Nutrigenetics looks at an individual’s genetic predispositions and then uses nutrition and lifestyle to influence gene expression (this is known as epigenetics).

Many genes are fluid, meaning they have the ability to be turned on (expressed) or off (silenced) according to their environment. This is important to remember. Our genes are like complicated recipes, they tell our bodies what proteins to make and how to function. Sometimes within these genetic recipes there can be a few mixed up or missing “ingredients”; these are known as a genetic mutations or SNPs (Single Nucleotide Polymorphisms. Pronounced snips).

Many genetic mutations have evolved over time in order to provide a health benefit, however with modern living this can now have the opposite effect. Some genetic mutations can predispose to disease, such as cardiovascular, dementia or cancer. If you have a family history of these diseases, then you may have inherited a genetic predisposition.

But remember, genes have to be switched on for this increased risk to be present. In another twist of genetic magic, a gene with no mutation can still behave as though it has inherited a mutation, if it is exposed to an adverse environment.

We often think our genes are our destiny, but as you can see it really is a lot more complicated than that!

3d render of dna structure, abstract  background

Nutrigenetics tests for mutations in genes. Some of these genes are associated with disease states, others may look at our ability to detoxify, our neurotransmitter function (mood), our ability to absorb and utilise different nutrients, how easily we produce cellular energy, how acute is our stress response, how addictive is our personality. The list is very long. Nutrigenetic testing will only look at genes which influence health and which are open to modification through nutrition and lifestyle intervention.

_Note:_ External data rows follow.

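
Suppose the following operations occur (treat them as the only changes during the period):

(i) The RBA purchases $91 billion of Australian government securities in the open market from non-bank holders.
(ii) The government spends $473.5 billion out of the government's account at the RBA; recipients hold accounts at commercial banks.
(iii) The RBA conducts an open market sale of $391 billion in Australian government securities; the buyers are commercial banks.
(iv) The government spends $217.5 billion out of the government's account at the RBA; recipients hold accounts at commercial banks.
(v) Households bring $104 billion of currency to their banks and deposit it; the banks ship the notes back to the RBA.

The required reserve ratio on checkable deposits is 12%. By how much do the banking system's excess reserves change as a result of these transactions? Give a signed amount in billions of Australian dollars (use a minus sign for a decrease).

+$388.68 billion

Asset purchase (from non-banks) $91 billion: reserves +$91B, deposits +$91B.
Government spending $473.5 billion: reserves +$473.5B, deposits +$473.5B.
OMO sale (to banks) $391 billion: reserves −$391B, deposits 0.
Government spending $217.5 billion: reserves +$217.5B, deposits +$217.5B.
Currency deposit $104 billion: reserves +$104B, deposits +$104B.
Totals: Δreserves = +$495B, Δdeposits = +$886B.
Δrequired reserves = 12% × +$886B = +$106.32B.
Δexcess reserves = Δreserves − Δrequired = +$495B − (+$106.32B) = +$388.68 billion.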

Your genes are not your destiny

What nutrigenetic testing cannot tell us, is whether or not these genes are expressing. Or whether you have a “normal” gene that might be behaving as though it is mutated. For this we need to consider a full case history and the results of a functional test, (normally an organic acid test or similar) alongside a nutrigenetic analysis.

This “bigger picture” approach really is the ultimate in personalised nutrition and health.